This is how digital Battlespace Magazine characterizes Mike McConnell, America's current Director of National Intelligence. Some of his takes:
- "...despite recent successes in Iraq, Al Quaida remains the greatest threat to the United States and that the potential for wider conflict over the next 10 to 15 years is going up, not down."
- Why? Short answer is competition for resources that will involve nations, non-governmental organisations, corporations and terrorist groups.
- Sadr City in Baghdad, Iraq is cited as an an extremely effective combination of 24/7 surveillance in a limited area, signals intelligence, human intelligence and special operations forces, all working together.
- Many al-Qaeda representatives in Iraq are headed out and going to North Africa, East Africa and Afghanistan/Pakistan.
- Largest current worries outside of the spotlight: Yemen, Algeria, Lebanon and Somalia
- Largest unheralded achievement: Persuading the US intelligence services to cooperate with one another.
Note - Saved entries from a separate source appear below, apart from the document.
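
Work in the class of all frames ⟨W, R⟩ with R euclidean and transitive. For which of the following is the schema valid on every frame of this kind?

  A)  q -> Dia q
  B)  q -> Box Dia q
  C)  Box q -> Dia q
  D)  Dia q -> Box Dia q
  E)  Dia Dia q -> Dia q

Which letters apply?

(A) q -> Dia q (the dual of axiom T) characterises the reflexive frames. Such an R need not be reflexive — not valid.
(B) q -> Box Dia q is axiom B; it is valid on a frame exactly when R is symmetric. Such an R need not be symmetric, so not valid.
(C) Box q -> Dia q is axiom D; it is valid on a frame exactly when R is serial. Such an R need not be serial, so not valid.
(D) Dia q -> Box Dia q (axiom 5) characterises the euclidean frames. Every such R is euclidean — valid.
(E) Dia Dia q -> Dia q is the dual of axiom 4, which corresponds to transitivity. Every such R is transitive — valid.

D, E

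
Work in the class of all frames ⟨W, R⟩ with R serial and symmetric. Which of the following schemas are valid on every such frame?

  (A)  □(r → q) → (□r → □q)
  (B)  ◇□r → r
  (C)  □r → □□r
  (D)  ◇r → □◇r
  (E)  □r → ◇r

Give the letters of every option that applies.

(A) □(r → q) → (□r → □q) is the K axiom; it holds on all frames — valid.
(B) ◇□r → r is the dual of axiom B; it is valid on a frame exactly when R is symmetric. Every such R is symmetric, so valid.
(C) □r → □□r (axiom 4) characterises the transitive frames. Such an R need not be transitive — not valid.
(D) axiom 5: valid iff R is euclidean. Such an R need not be euclidean — not valid.
(E) □r → ◇r is axiom D; it is valid on a frame exactly when R is serial. Every such R is serial, so valid.

A, B, E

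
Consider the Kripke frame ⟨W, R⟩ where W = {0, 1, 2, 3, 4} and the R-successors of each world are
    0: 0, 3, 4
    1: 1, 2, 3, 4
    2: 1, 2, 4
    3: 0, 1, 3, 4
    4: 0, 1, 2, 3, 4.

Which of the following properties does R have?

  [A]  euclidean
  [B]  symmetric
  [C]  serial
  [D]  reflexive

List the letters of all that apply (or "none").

B, C, D

(A) not euclidean: 1 R 2 and 1 R 3 but not 2 R 3.
(B) symmetric: every R-edge is matched by its reverse.
(C) serial: every world has an R-successor.
(D) reflexive: each world relates to itself.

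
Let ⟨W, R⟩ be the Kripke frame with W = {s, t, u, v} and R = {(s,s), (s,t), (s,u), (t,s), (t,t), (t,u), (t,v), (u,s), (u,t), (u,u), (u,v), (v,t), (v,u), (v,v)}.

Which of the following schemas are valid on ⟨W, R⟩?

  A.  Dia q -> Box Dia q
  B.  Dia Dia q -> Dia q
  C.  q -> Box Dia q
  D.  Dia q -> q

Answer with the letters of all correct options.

C

R is symmetric: every R-edge is matched by its reverse.
R is not transitive: s R t and t R v but not s R v.
R is not euclidean: t R s and t R v but not s R v.
R is not a subset of the identity: s R t with s ≠ t.
(A) Dia q -> Box Dia q (axiom 5) characterises the euclidean frames. R is not euclidean — not valid.
(B) Dia Dia q -> Dia q is the dual of axiom 4; it is valid on a frame exactly when R is transitive. R is not transitive, so not valid.
(C) q -> Box Dia q is axiom B, which corresponds to symmetry. R is symmetric — valid.
(D) Dia q -> q (the converse of T) corresponds to R being a subset of the identity. Here R ⊄ identity, so not valid.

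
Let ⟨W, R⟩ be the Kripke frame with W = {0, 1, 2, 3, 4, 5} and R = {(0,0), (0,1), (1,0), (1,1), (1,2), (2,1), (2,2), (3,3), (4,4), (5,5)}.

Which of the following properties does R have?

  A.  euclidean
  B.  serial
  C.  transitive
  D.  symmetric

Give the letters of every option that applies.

B, D

(A) not euclidean: 1 R 0 and 1 R 2 but not 0 R 2.
(B) serial: every world has an R-successor.
(C) not transitive: 0 R 1 and 1 R 2 but not 0 R 2.
(D) symmetric: every R-edge is matched by its reverse.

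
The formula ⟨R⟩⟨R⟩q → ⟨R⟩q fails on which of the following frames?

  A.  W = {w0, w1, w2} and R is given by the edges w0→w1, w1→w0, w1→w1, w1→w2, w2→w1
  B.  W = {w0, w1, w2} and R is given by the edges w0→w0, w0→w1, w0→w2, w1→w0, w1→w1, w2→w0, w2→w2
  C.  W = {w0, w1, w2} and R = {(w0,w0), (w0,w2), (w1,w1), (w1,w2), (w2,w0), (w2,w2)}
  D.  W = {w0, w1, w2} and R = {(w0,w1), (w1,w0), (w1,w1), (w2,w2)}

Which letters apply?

A, B, C, D

The schema ⟨R⟩⟨R⟩q → ⟨R⟩q is the dual of axiom 4; it is valid on a frame iff R is transitive.
(A) R is not transitive (w0 R w1 and w1 R w0 but not w0 R w0), so the schema fails here.
(B) R is not transitive (w1 R w0 and w0 R w2 but not w1 R w2), so the schema fails here.
(C) R is not transitive (w1 R w2 and w2 R w0 but not w1 R w0), so the schema fails here.
(D) R is not transitive (w0 R w1 and w1 R w0 but not w0 R w0), so the schema fails here.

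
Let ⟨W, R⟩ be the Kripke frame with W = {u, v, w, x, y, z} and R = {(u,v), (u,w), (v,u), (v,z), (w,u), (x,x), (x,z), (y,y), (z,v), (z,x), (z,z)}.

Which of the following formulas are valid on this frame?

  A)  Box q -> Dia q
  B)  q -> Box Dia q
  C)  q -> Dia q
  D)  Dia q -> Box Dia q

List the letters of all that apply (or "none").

R is not reflexive: not u R u.
R is symmetric: every R-edge is matched by its reverse.
R is not euclidean: u R v and u R w but not v R w.
R is serial: every world has an R-successor.
(A) Box q -> Dia q (axiom D) characterises the serial frames. R is serial — valid.
(B) axiom B: valid iff R is symmetric. R is symmetric — valid.
(C) the dual of axiom T: valid iff R is reflexive. R is not reflexive — not valid.
(D) Dia q -> Box Dia q is axiom 5; it is valid on a frame exactly when R is euclidean. R is not euclidean, so not valid.

A, B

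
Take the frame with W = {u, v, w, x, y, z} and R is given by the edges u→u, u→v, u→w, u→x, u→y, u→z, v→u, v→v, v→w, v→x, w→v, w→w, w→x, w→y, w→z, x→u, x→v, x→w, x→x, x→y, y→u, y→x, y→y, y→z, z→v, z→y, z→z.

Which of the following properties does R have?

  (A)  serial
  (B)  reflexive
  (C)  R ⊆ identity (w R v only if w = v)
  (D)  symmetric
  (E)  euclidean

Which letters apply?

(A) serial: every world has an R-successor.
(B) reflexive: each world relates to itself.
(C) not ⊆ identity: u R v with u ≠ v.
(D) not symmetric: u R w but not w R u.
(E) not euclidean: u R v and u R y but not v R y.

A, B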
To some extent.
What he would never say: That the turnaround with Iraqi tribes that had been working with al-Qaeda creates really interesting intelligence opportunities, both via passive collection and via false "refugees". These are worth an awful lot in an intelligence war. It's a tough situation for the enemy. If al-qaeda is terminally suspicious of Iraqis and treats them all badly, they may enhance short term security, but they also create aggrieved members who could become future recruits of various Western and Middle Eastern intelligence agencies.